ECOVIS Miškinis, Kvainauskas ir partneriai advokatų kontora
Pylimo g. 6, Vilnius
Tel. 8 5 2124084; fax: 8 5 2122741

Over the last few months, the project for the new Gaming Law of the Republic of Lithuania has been considered. Gaming, according the Gaming Law, means the playing of a game or mutual betting in accordance with established regulations, where the participants, seeking to win money, voluntarily risk losing their stakes and where winnings or losses are determined by chance, the outcome of an event or a sports competition. The actual Law is highly criticized because of not keeping up with the latest technologies and possibilities in the gambling sector and the global situation in this sector as a whole.

Over the last few years some of the top online gambling organizer companies of the EU have been trying to step into the Lithuanian market, but the legal environment is still not modern enough for them. For example, the actual Law considers remote communication systems as a system which is used for placing stakes and paying out winnings through remote communication computer network terminals located in different places of the Republic of Lithuania and linked by way of telecommunications with the central host computer, which ensures a centralized recording of the stakes laid down and winnings paid out. Thus, Totalisator and betting winnings, according the Law, shall be paid out only in cash immediately upon the presentation of the winning card. There is no possibility to transfer the winnings to the winner’s bank account, which makes the online betting companies impossible to apply for a license in Lithuania.

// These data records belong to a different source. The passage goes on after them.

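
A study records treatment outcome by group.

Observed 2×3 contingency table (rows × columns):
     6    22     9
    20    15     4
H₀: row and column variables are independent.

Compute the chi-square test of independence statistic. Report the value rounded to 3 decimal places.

test statistic = 10.741

Row totals [37, 39], col totals [26, 37, 13], n=76
χ² = (6−12.66)²/12.66 + (22−18.01)²/18.01 + (9−6.33)²/6.33 + (20−13.34)²/13.34 + (15−18.99)²/18.99 + (4−6.67)²/6.67 = 10.7407
df = 2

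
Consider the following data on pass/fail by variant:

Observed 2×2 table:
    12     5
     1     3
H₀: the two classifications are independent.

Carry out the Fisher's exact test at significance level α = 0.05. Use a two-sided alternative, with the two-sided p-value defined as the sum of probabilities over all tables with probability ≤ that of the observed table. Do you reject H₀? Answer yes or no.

reject H₀: no

Margins: r₁=17, r₂=4, c₁=13, c₂=8, n=21
p_obs = C(17,12)·C(4,1)/C(21,13); sum pmf over tables with pmf ≤ p_obs
p-value (two-sided) = 0.25280
At α=0.05: p ≥ α → fail to reject H₀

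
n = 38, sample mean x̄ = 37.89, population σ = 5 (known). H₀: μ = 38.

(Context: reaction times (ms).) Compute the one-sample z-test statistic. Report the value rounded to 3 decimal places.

test statistic = -0.136

SE = σ/√n = 5/√38 = 0.8111
z = (x̄−μ₀)/SE = (37.89−38)/0.8111 = -0.1356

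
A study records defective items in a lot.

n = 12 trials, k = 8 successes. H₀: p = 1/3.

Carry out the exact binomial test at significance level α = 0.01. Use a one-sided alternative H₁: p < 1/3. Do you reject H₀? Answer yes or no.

reject H₀: no

Exact binomial: n=12, k=8, p₀=1/3=0.3333
P(X≤8) from Σ C(n,i)·p₀^i·(1−p₀)^(n−i)
p-value (one-sided, H₁ less) = 0.99614
At α=0.01: p ≥ α → fail to reject H₀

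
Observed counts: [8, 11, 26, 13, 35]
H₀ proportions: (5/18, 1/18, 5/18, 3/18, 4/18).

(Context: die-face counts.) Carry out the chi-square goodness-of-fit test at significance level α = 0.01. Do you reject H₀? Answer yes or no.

reject H₀: yes

n = 93; E_i = n·p_i = [25.83, 5.17, 25.83, 15.50, 20.67]
χ² = (8−25.83)²/25.83 + (11−5.17)²/5.17 + (26−25.83)²/25.83 + (13−15.50)²/15.50 + (35−20.67)²/20.67 = 29.2419
df = 4
p-value (upper-tail) = 0.00001
At α=0.01: p < α → reject H₀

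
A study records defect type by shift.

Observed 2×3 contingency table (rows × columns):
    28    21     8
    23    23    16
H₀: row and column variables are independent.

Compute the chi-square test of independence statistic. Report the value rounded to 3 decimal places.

Row totals [57, 62], col totals [51, 44, 24], n=119
χ² = (28−24.43)²/24.43 + (21−21.08)²/21.08 + (8−11.50)²/11.50 + (23−26.57)²/26.57 + (23−22.92)²/22.92 + (16−12.50)²/12.50 = 3.0431
df = 2

test statistic = 3.043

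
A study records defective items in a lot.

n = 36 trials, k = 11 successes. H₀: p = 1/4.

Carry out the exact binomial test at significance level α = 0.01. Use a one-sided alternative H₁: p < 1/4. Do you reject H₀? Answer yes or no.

reject H₀: no

Exact binomial: n=36, k=11, p₀=1/4=0.2500
P(X≤11) from Σ C(n,i)·p₀^i·(1−p₀)^(n−i)
p-value (one-sided, H₁ less) = 0.83293
At α=0.01: p ≥ α → fail to reject H₀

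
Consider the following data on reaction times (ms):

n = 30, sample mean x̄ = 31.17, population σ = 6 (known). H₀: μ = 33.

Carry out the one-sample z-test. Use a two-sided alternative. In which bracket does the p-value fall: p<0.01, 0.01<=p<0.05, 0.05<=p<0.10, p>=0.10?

SE = σ/√n = 6/√30 = 1.0954
z = (x̄−μ₀)/SE = (31.17−33)/1.0954 = -1.6706
p-value (two-sided) = 0.09481
→ bracket: 0.05<=p<0.10

p-value bracket: 0.05<=p<0.10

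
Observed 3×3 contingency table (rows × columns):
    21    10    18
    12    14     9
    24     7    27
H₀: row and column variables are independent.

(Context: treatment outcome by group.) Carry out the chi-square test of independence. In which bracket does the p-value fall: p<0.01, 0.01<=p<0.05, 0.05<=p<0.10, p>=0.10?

Row totals [49, 35, 58], col totals [57, 31, 54], n=142
χ² = (21−19.67)²/19.67 + (10−10.70)²/10.70 + (18−18.63)²/18.63 + (12−14.05)²/14.05 + (14−7.64)²/7.64 + (9−13.31)²/13.31 + (24−23.28)²/23.28 + (7−12.66)²/12.66 + (27−22.06)²/22.06 = 10.8061
df = 4
p-value (upper-tail) = 0.02883
→ bracket: 0.01<=p<0.05

p-value bracket: 0.01<=p<0.05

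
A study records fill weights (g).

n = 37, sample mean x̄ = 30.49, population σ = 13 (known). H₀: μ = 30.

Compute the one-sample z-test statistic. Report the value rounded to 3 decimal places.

SE = σ/√n = 13/√37 = 2.1372
z = (x̄−μ₀)/SE = (30.49−30)/2.1372 = 0.2293

test statistic = 0.229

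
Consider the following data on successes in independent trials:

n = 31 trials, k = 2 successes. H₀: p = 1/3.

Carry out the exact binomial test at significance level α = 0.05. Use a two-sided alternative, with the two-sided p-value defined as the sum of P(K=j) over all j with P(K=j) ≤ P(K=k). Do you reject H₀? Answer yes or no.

Exact binomial: n=31, k=2, p₀=1/3=0.3333
P(X=j) = C(n,j)·p₀^j·(1−p₀)^(n−j); p = Σ P(X=j) over j with P(X=j) ≤ P(X=2)
p-value (two-sided) = 0.00084
At α=0.05: p < α → reject H₀

reject H₀: yes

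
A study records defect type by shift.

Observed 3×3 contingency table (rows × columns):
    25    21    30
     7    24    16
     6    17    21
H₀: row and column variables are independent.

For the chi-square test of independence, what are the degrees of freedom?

degrees of freedom = 4

df = (r−1)(c−1) = (3−1)·(3−1) = 4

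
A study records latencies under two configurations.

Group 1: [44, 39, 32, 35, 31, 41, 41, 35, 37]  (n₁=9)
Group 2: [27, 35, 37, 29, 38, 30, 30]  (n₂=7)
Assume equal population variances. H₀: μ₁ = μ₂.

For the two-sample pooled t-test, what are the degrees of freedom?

degrees of freedom = 14

df = n₁ + n₂ − 2 = 9 + 7 − 2 = 14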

In gaming establishments (casinos), gaming machine halls and bingo halls, according the Law, winnings shall be paid out only in cash immediately where the winnings do not exceed 100,000 litas (28,900 euros), or they shall be paid out not later than within 24 hours where the winnings exceed 100,000. At the player’s request, the winnings shall be paid out in cash or by a bank check or by transfer to the winner’s bank account. After all, there is no online casino definition in the actual Gaming Law. The project of the new Gaming Law determines precisely the online (remote) gambling mechanism concerning the online casinos, online betting, etc.

For example, the new Estonian Gambling Act recognizes the licenses of European Union gaming operators. According to this Gambling Act, online (remote) casinos will be accessible from Jan. 1, 2010. The legislation aims to provide an attractive and trustworthy business environment for organizing remote gambling over the Internet from Estonia. The only online casinos not getting into the Estonian market are those that operate from outside of the EU.

All foreign gaming operators will have to pay a higher fee than Estonian operators to apply for a license to operate there. Another interesting option is that the Estonia Gambling Act does, however, allow the operators with the license to act on behalf of the company not having a license. It will be a rather big task for a gambling regulating institution to look after sub-contractors applying for licenses to operate on behalf of the online casinos from outside of the European Union.